Mit inniger Hingabe hat sich Brad Mehldau auch immer wieder jenen Musikgrößen zugewendet, die Prägegestalten ihrer Zeit waren, angefangen bei Johann Sebastian Bach bis hin zu den Beatles. Johannes Brahms ist für den Jazzer sowieso nur "ein Norddeutscher mit dem Blues". Sogar Mehldaus Optik ist in den letzten Jahren immer klassischer geworden: ein bisschen George Clooney, ein bisschen Norbert Röttgen, jedenfalls reichlich weißgraues, kurzes Haupthaar über markanten Gesichtszügen.

Wunderschöne Klaviermusik

Seine Erfahrungen mit der Corona-Pandemie hat er auf seinem Album Suite: April 2020 zu wunderschöner Klaviermusik werden lassen. In den Jahren davor war zum Glück noch die große Besetzung möglich gewesen. Von 2016 bis 2018 hat Mehldau an seinem Konzert für Klavier und Orchester gearbeitet, es wurde in Paris uraufgeführt.

Die Kritik berichtet von einem gut halbstündigen und zweisätzigen Werk, geprägt von einer eher ernsten, elegischen und verweilenden Grundstimmung. Über Akkorden der Streicher erhebt sich im Soloklavier eine modale Melodie, die an Komplexität gewinnt und schließlich Echos bei der Harfe und den Hörnern auslöst.

Wirkt leicht filmisch

In den Kadenzen soll Mehldau fokussierte kontrapunktische Verknüpfungen hörbar machen. Ein Kritiker konstatierte eine ostentative Ernsthaftigkeit und steigerungsfähige Farbvielfalt des Werks, das an Filmmusik erinnern würde: Im Orchesterpart würde oft im Rahmen eines motorisch geprägten Hintergrunds eine lyrische Stimme herausgestellt. Sein Kollege wiederum meinte, ein Leitmotiv von Pianist und Innovator Herbie Hancock in einem harmonischen Setting à la Claude Debussy herausgehört zu haben.
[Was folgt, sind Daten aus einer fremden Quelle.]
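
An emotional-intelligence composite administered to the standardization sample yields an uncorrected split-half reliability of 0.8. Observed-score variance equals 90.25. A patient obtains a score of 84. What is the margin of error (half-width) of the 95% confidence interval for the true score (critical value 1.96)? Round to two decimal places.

SD = √90.25 ≈ 9.50000
Spearman-Brown: r = 2(0.8) / (1 + 0.8) = 1.60000 / 1.80000 ≈ 0.88889
SEM = 9.50000 · √(1 − 0.88889) = 9.50000 · √0.11111 ≈ 9.50000 · 0.33333 ≈ 3.16667
1.96 · SEM ≈ 6.20667

6.21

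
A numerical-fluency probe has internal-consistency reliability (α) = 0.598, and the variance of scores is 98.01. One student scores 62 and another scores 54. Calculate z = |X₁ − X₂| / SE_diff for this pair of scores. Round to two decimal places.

0.90

SD = √98.01 ≈ 9.900
SEM = 9.900*√(1 − 0.598) ≈ 6.277
Standard error of the difference = 6.277·√2 ≈ 8.877
z = |62 − 54| / 8.877 = 8 / 8.877 ≈ 0.901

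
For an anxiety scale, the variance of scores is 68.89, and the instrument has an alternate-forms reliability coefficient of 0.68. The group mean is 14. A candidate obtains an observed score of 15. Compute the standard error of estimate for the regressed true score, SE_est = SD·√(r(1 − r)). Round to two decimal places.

SD = √68.89 ≃ 8.3000
SE_est = 8.3000·√[r(1 − r)] ≃ 3.8718

3.87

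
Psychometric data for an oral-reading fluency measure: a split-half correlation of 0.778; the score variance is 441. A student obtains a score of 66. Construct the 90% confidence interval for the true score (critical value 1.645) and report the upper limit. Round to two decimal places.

78.21

SD = √441 = 21.000
r_full = 2·0.778 / (1 + 0.778) ≈ 0.875
SEM = 21.000 × √(1 − 0.875) = 21.000 × √0.125 ≈ 21.000 × 0.353 ≈ 7.420
Half-width = 1.645×7.420 ≈ 12.207
Upper bound: 66 + 12.207 = 78.207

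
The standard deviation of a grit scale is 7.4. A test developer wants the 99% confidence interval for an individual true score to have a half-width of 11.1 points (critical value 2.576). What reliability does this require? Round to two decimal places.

SEM needed = half-width / z = 11.1/2.576 ≈ 4.309
Required reliability = 1 − (SEM/SD)² = 1 − 0.339 ≈ 0.661

0.66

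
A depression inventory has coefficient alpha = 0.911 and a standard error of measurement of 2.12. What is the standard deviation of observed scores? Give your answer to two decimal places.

SD = 2.12 / √(1 − 0.911) ≈ 7.1063

7.11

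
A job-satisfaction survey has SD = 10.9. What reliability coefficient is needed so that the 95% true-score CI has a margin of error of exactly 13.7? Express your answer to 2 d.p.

0.59

Required SEM = 13.7 / 1.96 ≃ 6.9898
r = 1 − (SEM / SD)² = 1 − (6.9898 / 10.9)² ≃ 1 − 0.4112 ≃ 0.5888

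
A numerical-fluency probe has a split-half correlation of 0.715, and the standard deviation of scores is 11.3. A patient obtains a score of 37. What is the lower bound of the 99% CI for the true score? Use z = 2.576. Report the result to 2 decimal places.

Full-length reliability (Spearman-Brown) = 2(0.715)/(1+0.715) ≃ 0.834
SEM = 11.300 × √(1 − 0.834) = 11.300 × √0.166 ≃ 11.300 × 0.408 ≃ 4.606
Half-width = 2.576×4.606 ≃ 11.866
Lower limit = 37 − 11.866 ≃ 25.134

25.13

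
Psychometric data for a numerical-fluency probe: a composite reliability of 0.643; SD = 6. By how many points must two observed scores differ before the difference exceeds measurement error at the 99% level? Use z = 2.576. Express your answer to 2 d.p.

13.06

SEM = 6.00000 * √(1 − 0.64300) = 6.00000 * √0.35700 ≈ 6.00000 * 0.59749 ≈ 3.58497
Standard error of the difference = 3.58497·√2 ≈ 5.06991
Minimum reliable difference = 2.576 * SE_diff ≈ 2.576 * 5.06991 ≈ 13.06009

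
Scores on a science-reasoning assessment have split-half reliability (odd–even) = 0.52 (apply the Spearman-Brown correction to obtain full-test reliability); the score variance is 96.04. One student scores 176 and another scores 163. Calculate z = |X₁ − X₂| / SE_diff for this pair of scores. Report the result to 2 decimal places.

σ = 96.04^(1/2) = 9.8000
Spearman-Brown: r = 2(0.52) / (1 + 0.52) = 1.0400 / 1.5200 ≈ 0.6842
The standard error of measurement is 9.8000*√(1 − 0.6842) ≈ 9.8000*0.5620 ≈ 5.5071.
SE_diff = SEM * √2 ≈ 5.5071 * 1.4142 ≈ 7.7883
z = |176 − 163| / 7.7883 = 13 / 7.7883 ≈ 1.6692

1.67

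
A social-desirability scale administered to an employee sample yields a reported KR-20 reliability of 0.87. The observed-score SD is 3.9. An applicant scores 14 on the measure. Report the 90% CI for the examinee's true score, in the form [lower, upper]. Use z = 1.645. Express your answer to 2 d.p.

SEM = 3.9000 · √(1 − 0.8700) = 3.9000 · √0.1300 ≈ 3.9000 · 0.3606 ≈ 1.4062
Half-width = 1.645·1.4062 ≈ 2.3131
90% CI: 14 ± 2.3131 = [11.6869, 16.3131]

[11.69, 16.31]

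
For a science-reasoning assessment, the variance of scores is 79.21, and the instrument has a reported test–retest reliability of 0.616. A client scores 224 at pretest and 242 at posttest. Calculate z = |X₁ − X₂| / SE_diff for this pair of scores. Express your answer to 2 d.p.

2.31

σ = 79.21^(1/2) = 8.900
SEM = 8.900×√(1 − 0.616) ≈ 5.515
SE_diff = SEM × √2 ≈ 5.515 × 1.414 ≈ 7.800
z = 18 / 7.800 ≈ 2.308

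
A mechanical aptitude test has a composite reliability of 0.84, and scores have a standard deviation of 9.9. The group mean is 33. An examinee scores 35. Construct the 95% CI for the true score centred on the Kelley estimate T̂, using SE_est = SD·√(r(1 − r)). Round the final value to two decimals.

[27.57, 41.79]

T̂ = r·X + (1 − r)·M = 0.84000·35 + 0.16000·33 = 29.40000 + 5.28000 ≈ 34.68000
SE_est = 9.90000·√[r(1 − r)] ≈ 3.62940
95% CI: 34.68000 ± 7.11362 ≈ (27.56638, 41.79362)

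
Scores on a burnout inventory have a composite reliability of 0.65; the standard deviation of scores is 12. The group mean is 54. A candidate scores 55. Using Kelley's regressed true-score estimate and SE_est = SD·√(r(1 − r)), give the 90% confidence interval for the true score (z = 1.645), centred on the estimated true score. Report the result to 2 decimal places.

T̂ = 0.6500(55) + 0.3500(54) ≈ 54.6500
SE_est = SD * √(r(1 − r)) = 12.0000 * √0.2275 ≈ 12.0000 * 0.4770 ≈ 5.7236
90% CI: 54.6500 ± 9.4154 ≈ (45.2346, 64.0654)

[45.23, 64.07]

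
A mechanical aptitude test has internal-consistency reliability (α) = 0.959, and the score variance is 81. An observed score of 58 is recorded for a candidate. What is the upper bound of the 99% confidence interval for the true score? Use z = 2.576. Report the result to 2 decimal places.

σ = 81^(1/2) = 9.0000
SEM = 9.0000·√(1 − 0.9590) ≈ 1.8224
2.576 · SEM ≈ 4.6944
Upper bound: 58 + 4.6944 = 62.6944

62.69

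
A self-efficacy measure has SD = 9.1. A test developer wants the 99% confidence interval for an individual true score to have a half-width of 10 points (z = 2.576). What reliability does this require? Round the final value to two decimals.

SEM needed = half-width / z = 10/2.576 ≈ 3.8820
Required reliability = 1 − (SEM/SD)² = 1 − 0.1820 ≈ 0.8180

0.82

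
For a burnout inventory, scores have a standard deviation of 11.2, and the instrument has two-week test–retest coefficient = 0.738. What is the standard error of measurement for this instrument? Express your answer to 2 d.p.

SEM = 11.2000 · √(1 − 0.7380) = 11.2000 · √0.2620 ≈ 11.2000 · 0.5119 ≈ 5.7328

5.73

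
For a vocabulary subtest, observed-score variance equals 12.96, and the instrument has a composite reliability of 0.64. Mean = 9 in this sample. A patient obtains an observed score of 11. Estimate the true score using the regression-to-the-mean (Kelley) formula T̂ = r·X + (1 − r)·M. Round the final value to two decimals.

10.28

T̂ = r·X + (1 − r)·M = 0.640*11 + 0.360*9 = 7.040 + 3.240 ≈ 10.280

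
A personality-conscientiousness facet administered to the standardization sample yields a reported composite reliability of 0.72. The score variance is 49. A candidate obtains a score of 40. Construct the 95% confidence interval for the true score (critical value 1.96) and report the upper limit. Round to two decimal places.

47.26

SD = √49 ≈ 7.00000
SEM = 7.00000 · √(1 − 0.72000) = 7.00000 · √0.28000 ≈ 7.00000 · 0.52915 ≈ 3.70405
Margin = 1.96 · 3.70405 ≈ 7.25994
Upper limit = 40 + 7.25994 ≈ 47.25994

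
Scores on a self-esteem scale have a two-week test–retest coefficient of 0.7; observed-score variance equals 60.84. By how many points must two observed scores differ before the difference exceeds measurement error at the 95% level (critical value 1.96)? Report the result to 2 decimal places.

11.84

SD = √60.84 ≈ 7.8000
The standard error of measurement is 7.8000*√(1 − 0.7000) ≈ 7.8000*0.5477 ≈ 4.2722.
Standard error of the difference = 4.2722·√2 ≈ 6.0419
Minimum reliable difference = 1.96 * SE_diff ≈ 1.96 * 6.0419 ≈ 11.8420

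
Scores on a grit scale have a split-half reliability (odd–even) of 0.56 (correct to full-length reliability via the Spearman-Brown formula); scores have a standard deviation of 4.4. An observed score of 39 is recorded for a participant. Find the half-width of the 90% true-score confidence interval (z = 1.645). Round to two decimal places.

3.84

Full-length reliability (Spearman-Brown) = 2(0.56)/(1+0.56) ≃ 0.7179
The standard error of measurement is 4.4000*√(1 − 0.7179) ≃ 4.4000*0.5311 ≃ 2.3368.
1.645 * SEM ≃ 3.8440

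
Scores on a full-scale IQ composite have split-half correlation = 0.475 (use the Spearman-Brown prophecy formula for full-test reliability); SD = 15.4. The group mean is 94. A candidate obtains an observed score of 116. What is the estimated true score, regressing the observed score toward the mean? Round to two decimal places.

Full-length reliability (Spearman-Brown) = 2(0.475)/(1+0.475) ≃ 0.6441
T̂ = 0.6441(116) + 0.3559(94) ≃ 108.1695

108.17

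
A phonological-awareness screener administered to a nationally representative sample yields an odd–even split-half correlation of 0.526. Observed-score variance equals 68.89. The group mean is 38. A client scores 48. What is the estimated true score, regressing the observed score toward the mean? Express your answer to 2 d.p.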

Wie auch immer: Am 2. Mai kann man sich selbst eine Meinung darüber bilden, wenn Brad Mehldau sein Klavierkonzert mit dem RSO Prag unter der Leitung von Clark Rundell zu Gehör bringen wird. Als Präludium dazu gibt es in der ersten Konzerthälfte Bach. (Stefan Ender, 25.3.2022)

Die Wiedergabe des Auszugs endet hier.